Multiple immunizations with SL3261*pMalE enable p262–276-specific T-cell priming. A total of 10⁶ SL3261*pMalE (open symbols) or control SL3261* (closed symbols) bacteria were injected i.p. in mice (five per group) on day 0 (A), days 0 and 21 (B), and days 0, 21, and 42 (C). Three weeks after the last immunization, spleen cells from individual mice were stimulated in vitro with the indicated Ag.

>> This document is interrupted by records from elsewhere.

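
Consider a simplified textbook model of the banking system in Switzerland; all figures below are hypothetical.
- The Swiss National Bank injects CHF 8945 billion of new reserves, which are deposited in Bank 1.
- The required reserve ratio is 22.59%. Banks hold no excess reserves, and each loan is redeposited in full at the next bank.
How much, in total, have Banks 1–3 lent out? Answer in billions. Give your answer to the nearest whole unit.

Bank i lends (1 − rr)^i of the original deposit: Bank 1 lends 8945·0.7741 = 6924.3245, Bank 2 lends 8945·0.7741² ≈ 5360.1196, and so on.
Summing a geometric series: total = 8945·[0.7741·(1 − 0.7741^3) / (1 − 0.7741)] ≈ 16433.7127 billion.

CHF 16434 billion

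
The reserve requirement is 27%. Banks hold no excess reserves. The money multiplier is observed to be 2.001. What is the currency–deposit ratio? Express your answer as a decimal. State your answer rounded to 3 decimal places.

0.459

Using m = 2.001. From m = (1 + c)/(c + rr + e), rearranging gives 1 + c = m·(c + rr + e), so c·(1 − m) = m·(rr + e) − 1.
Hence c = [m·(rr + e) − 1]/(1 − m) = [2.001 × (0.27 + 0) − 1] / (1 − 2.001) ≈ 0.459271.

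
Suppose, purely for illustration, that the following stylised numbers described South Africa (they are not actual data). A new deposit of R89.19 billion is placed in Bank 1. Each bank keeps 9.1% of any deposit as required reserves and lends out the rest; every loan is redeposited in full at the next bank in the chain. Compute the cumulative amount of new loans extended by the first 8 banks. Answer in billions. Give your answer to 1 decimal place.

R475.6 billion

Bank i lends (1 − rr)^i of the original deposit: Bank 1 lends 89.19·0.9090 ≈ 81.0737, Bank 2 lends 89.19·0.9090² ≈ 73.6960, and so on.
Summing a geometric series: total = 89.19·[0.9090·(1 − 0.9090^8) / (1 − 0.9090)] ≈ 475.6316 billion.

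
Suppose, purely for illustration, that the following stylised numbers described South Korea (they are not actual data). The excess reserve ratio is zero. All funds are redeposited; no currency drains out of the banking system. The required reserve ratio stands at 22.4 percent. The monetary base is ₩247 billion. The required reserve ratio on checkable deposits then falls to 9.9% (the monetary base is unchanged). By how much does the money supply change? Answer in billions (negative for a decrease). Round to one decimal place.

Initially m₁ = 1 / (0.224) ≈ 4.46429, so M₁ = 4.46429 × 247 ≈ 1102.6796 billion.
After the change m₂ = 1 / (0.099) ≈ 10.10101, so M₂ = 10.10101 × 247 ≈ 2494.9495 billion.
ΔM = M₂ − M₁ = 2494.9495 − 1102.6796 = 1392.2699 billion.

₩1392.3 billion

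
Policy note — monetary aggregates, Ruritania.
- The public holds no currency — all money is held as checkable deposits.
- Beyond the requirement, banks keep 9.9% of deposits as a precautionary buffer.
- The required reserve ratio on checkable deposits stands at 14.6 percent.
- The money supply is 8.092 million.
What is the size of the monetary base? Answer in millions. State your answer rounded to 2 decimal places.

The money multiplier is m = 1 / (rr + e) = 1 / (0.146 + 0.099) ≈ 4.0816.
MB = M / m = 8.092 / 4.0816 ≈ 1.9826 million.

1.98 million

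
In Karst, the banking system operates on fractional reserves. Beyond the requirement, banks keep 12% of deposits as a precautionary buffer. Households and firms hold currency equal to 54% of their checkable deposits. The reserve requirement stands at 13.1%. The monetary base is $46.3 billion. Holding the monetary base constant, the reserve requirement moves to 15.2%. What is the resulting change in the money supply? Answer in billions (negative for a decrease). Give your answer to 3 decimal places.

-2.331 billion

Initially m₁ = (1 + 0.54) / (0.131 + 0.12 + 0.54) ≈ 1.946903, so M₁ = 1.946903 × 46.3 ≈ 90.1416 billion.
After the change m₂ = (1 + 0.54) / (0.152 + 0.12 + 0.54) ≈ 1.896552, so M₂ = 1.896552 × 46.3 ≈ 87.8104 billion.
ΔM = M₂ − M₁ = 87.8104 − 90.1416 = -2.3312 billion.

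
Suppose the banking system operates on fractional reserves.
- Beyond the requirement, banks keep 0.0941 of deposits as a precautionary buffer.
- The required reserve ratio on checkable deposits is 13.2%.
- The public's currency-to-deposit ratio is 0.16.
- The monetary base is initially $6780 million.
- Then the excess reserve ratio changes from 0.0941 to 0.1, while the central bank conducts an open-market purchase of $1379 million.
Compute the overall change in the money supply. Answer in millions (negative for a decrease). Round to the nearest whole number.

Before: m₁ = (1 + 0.16) / (0.132 + 0.0941 + 0.16) ≈ 3.00440, MB₁ = 6780, so M₁ = 3.00440 × 6780 = 20369.832 million.
After: m₂ = (1 + 0.16) / (0.132 + 0.1 + 0.16) ≈ 2.95918, MB₂ = 6780 + 1379 = 8159, so M₂ = 2.95918 × 8159 ≈ 24143.9496 million.
ΔM = M₂ − M₁ = 24143.9496 − 20369.832 = 3774.1176 million.

$3774 million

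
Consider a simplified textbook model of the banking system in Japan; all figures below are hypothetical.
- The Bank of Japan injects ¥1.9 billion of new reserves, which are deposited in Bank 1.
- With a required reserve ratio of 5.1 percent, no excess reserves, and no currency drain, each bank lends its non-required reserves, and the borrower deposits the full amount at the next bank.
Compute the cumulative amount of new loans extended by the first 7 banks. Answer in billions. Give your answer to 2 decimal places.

Bank i lends (1 − rr)^i of the original deposit: Bank 1 lends 1.9·0.9490 = 1.8031, Bank 2 lends 1.9·0.9490² ≈ 1.7111, and so on.
Summing a geometric series: total = 1.9·[0.9490·(1 − 0.9490^7) / (1 − 0.9490)] ≈ 10.8466 billion.

¥10.85 billion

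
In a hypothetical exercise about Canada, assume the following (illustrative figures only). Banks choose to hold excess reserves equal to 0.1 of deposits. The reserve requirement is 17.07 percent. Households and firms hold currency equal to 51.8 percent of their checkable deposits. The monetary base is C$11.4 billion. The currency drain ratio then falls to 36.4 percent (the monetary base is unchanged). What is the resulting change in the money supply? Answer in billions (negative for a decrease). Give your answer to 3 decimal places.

Initially m₁ = (1 + 0.518) / (0.1707 + 0.1 + 0.518) ≈ 1.924686, so M₁ = 1.924686 × 11.4 ≈ 21.9414 billion.
After the change m₂ = (1 + 0.364) / (0.1707 + 0.1 + 0.364) ≈ 2.149047, so M₂ = 2.149047 × 11.4 ≈ 24.4991 billion.
ΔM = M₂ − M₁ = 24.4991 − 21.9414 = 2.5577 billion.

C$2.558 billion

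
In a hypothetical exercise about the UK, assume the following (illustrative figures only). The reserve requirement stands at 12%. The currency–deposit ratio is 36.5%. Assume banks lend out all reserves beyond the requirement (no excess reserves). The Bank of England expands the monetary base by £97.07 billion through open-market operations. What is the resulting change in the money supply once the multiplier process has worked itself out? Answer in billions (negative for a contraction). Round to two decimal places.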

Proliferation was determined by ³H incorporation on day 4. Each data point corresponds to an individual mouse.

FIG. 9

In vitro-pulsed APC are able to prime T cells in vivo regardless of the Ag formulation. PEC were incubated for 4 h with 100 μg of MalE per ml alone, with 10 μg of lipopolysaccharide per ml, or with SL3261*pMalE or SL3261*. These cells were then i.p. injected in mice. Two weeks later, spleen cells were restimulated with MalE, p221–235, p40–54, or p262–276. Proliferation was determined by ³H incorporation on day 4.